10-02-200404-11-2016nieuwe regeling

18-12-2003

Hofgeest/Jutter 30-12-2003

R03.110

Tekst van de regeling

Intitulé

Verordening op het beheer en het gebruik van de gemeentelijke begraafplaatsen

 

 

HOOFDSTUK 1 INLEIDENDE BEPALINGEN

Artikel 1 Begripsomschrijvingen

Deze verordening verstaat onder:

  • a.

    begraafplaatsen:

    • 1.

      de algemene begraafplaats "Duinhof" aan de Slingerduinlaan te IJmuiden

    • 2.

      de algemene begraafplaats "De Biezen" aan de Kweekerslaan te Santpoort-Noord;

    • 3.

      de algemene "Westerbegraafplaats" aan de Havenkade te IJmuiden;

  • b.

    rechthebbende: een natuurlijk of rechtspersoon waaraan het uitsluitend recht is verleend tot:

    • 1.

      het doen begraven en begraven houden van lijken;

    • 2.

      het doen bijzetten en bijgezet houden van asbussen met of zonder urnen;

    • 3.

      het doen verstrooien van as;

  • c.

    eigen graf of huurgraf: een graf met een rechthebbende

  • d.

    algemeen graf: een graf met de gemeente als rechthebbende, waarin aan eenieder gelegenheid wordt geboden tot het uitsluitend doen begraven van lijken;

  • e.

    urnennis: een nis waarvoor aan een natuurlijk of rechtspersoon het uitsluitend recht is verleend tot het (doen) bijzetten van asbussen met of zonder urnen;

  • f.

    urn: een voorwerp ter berging van één of meer asbussen;

  • g.

    asbus: een bus ter berging van as van een overledene;

  • h.

    verstrooiingsplaats: een plaats waarop as wordt verstrooid;

  • i.

    grafbedekking: gedenkteken en/ of grafbeplanting op een graf, een verstrooiingsplaats of gedenkplaats;

  • j.

    beheerder: de opzichter begraafplaatsen die belast is met de dagelijkse leiding van de begraafplaatsen of degene die hem vervangt;

  • k.

    college: het college van burgemeester en wethouders van de gemeente Velsen;

  • l.

    graftermijn: de vastgelegde termijn waarover een graf in stand wordt (moet worden) gehouden;

  • m.

    uitgiftetermijn: de termijn waarover een rechthebbende een graf heeft gehuurd ongeacht of daar inmiddels in is begraven.

  • n.

    grafrusttermijn: de periode dat een lijk minimaal begraven dient te blijven (in Velsen 20 jaar).

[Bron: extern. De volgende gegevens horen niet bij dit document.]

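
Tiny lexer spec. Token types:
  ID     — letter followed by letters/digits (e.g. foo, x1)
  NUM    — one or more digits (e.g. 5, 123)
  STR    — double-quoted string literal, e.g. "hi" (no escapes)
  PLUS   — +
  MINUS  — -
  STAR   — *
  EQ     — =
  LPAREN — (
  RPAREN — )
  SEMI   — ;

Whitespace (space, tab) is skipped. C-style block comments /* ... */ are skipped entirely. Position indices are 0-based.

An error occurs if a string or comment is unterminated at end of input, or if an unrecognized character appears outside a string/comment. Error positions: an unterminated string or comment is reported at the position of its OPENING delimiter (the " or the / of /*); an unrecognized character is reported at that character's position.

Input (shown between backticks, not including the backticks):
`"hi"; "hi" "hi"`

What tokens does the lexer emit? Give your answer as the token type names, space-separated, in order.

Answer: STR SEMI STR STR

Derivation:
pos=0: enter STRING mode
pos=0: emit STR "hi" (now at pos=4)
pos=4: emit SEMI ';'
pos=6: enter STRING mode
pos=6: emit STR "hi" (now at pos=10)
pos=11: enter STRING mode
pos=11: emit STR "hi" (now at pos=15)
DONE. 4 tokens: [STR, SEMI, STR, STR]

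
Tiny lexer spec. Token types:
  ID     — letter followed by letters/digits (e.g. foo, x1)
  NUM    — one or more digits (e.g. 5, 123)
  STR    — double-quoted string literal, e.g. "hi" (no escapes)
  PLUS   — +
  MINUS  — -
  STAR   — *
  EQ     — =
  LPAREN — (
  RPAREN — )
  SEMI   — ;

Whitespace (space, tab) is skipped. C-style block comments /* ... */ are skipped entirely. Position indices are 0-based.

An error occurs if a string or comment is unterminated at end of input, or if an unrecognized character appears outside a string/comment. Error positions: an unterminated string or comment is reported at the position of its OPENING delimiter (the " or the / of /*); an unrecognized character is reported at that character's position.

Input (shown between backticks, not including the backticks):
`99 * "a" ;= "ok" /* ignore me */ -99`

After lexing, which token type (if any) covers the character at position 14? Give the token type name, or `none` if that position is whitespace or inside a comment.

pos=0: emit NUM '99' (now at pos=2)
pos=3: emit STAR '*'
pos=5: enter STRING mode
pos=5: emit STR "a" (now at pos=8)
pos=9: emit SEMI ';'
pos=10: emit EQ '='
pos=12: enter STRING mode
pos=12: emit STR "ok" (now at pos=16)
pos=17: enter COMMENT mode (saw '/*')
exit COMMENT mode (now at pos=32)
pos=33: emit MINUS '-'
pos=34: emit NUM '99' (now at pos=36)
DONE. 8 tokens: [NUM, STAR, STR, SEMI, EQ, STR, MINUS, NUM]
Position 14: char is 'k' -> STR

Answer: STR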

Artikel 2 Heffing en invordering

De heffing en invordering van rechten voor het gebruik van de begraafplaats en de daarmee verband houdende dienstverlening, zijn geregeld bij of krachtens de "Verordening Lijkbezorgingsrechten".

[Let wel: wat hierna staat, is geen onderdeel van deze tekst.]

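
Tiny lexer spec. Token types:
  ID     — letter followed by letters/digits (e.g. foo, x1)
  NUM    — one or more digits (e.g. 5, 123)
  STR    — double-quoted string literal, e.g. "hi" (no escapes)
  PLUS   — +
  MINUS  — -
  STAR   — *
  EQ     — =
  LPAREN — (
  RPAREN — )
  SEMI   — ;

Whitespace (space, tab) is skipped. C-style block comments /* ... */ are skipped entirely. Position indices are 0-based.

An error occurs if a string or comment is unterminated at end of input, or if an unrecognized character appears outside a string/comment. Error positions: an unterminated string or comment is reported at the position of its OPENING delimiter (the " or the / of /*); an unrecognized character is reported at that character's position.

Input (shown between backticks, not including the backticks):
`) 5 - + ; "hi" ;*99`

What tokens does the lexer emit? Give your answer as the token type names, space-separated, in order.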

HOOFDSTUK 2 OPENSTELLING EN ORDE OP DE BEGRAAFPLAATS

Artikel 3 Openstelling begraafplaatsen

  • 1.

    De begraafplaatsen zijn voor eenieder dagelijks toegankelijk gedurende de door het college bij nadere regels vast te stellen tijden. Het college maakt deze tijden openbaar bekend.

  • 2.

    Ter handhaving van de orde en rust op de begraafplaatsen kunnen de toegangen tijdelijk worden gesloten.

  • 3.

    Het is verboden gedurende de tijd dat de begraafplaatsen niet voor het publiek geopend zijn, zich daarop te bevinden, anders dan voor het bijwonen van een begrafenis of de bezorging van as.

Artikel 4 Ordemaatregelen

  • 1.

    Het is aan steenhouwers, hoveniers en daarmede gelijk te stellen personen verboden, anders dan met toestemming van het college, werkzaamheden voor derden aan grafbedekkingen op de begraafplaatsen te verrichten.

  • 2.

    Het is verboden met motorrijtuigen op de begraafplaatsen te rijden:

    • a.

      elders dan op de daartoe aangewezen rijwegen. Motorrijtuigen zijn buiten de rijwegen slechts toegestaan voor begrafenissen of voor het vervoer van materialen;

    • b.

      sneller dan stapvoets snelheid.

  • 3.

    Het college kan ontheffing verlenen van het verbod, bedoeld in de aanhef en onder a van het tweede lid.

  • 4.

    Bezoekers, personeel van uitvaartondernemingen en personen die werkzaamheden op de begraafplaatsen hebben te verrichten, zijn verplicht zich in het belang van de orde, rust en netheid te houden aan de aanwijzingen van de beheerder.

  • 5.

    Degenen die zich niet aan de in het vierde lid bedoelde aanwijzing houden, moeten zich op eerste aanzegging van de beheerder van de begraafplaats verwijderen.

  • 6.

    Het is op de begraafplaatsen verboden voor dieren.

Artikel 5 Plechtigheden

  • 1.

    Dodenherdenkingen, onthullingen van gedenktekens en dergelijke plechtigheden op de begraafplaats moeten vijf dagen tevoren worden gemeld aan de beheerder onder opgave van datum en uur van de plechtigheid en de wijze waarop de plechtigheid zal plaatsvinden.

  • 2.

    De deelnemers aan de plechtigheid, bedoeld in het eerste lid, moeten zich in het belang van de orde, rust en netheid houden aan de aanwijzingen van de beheerder.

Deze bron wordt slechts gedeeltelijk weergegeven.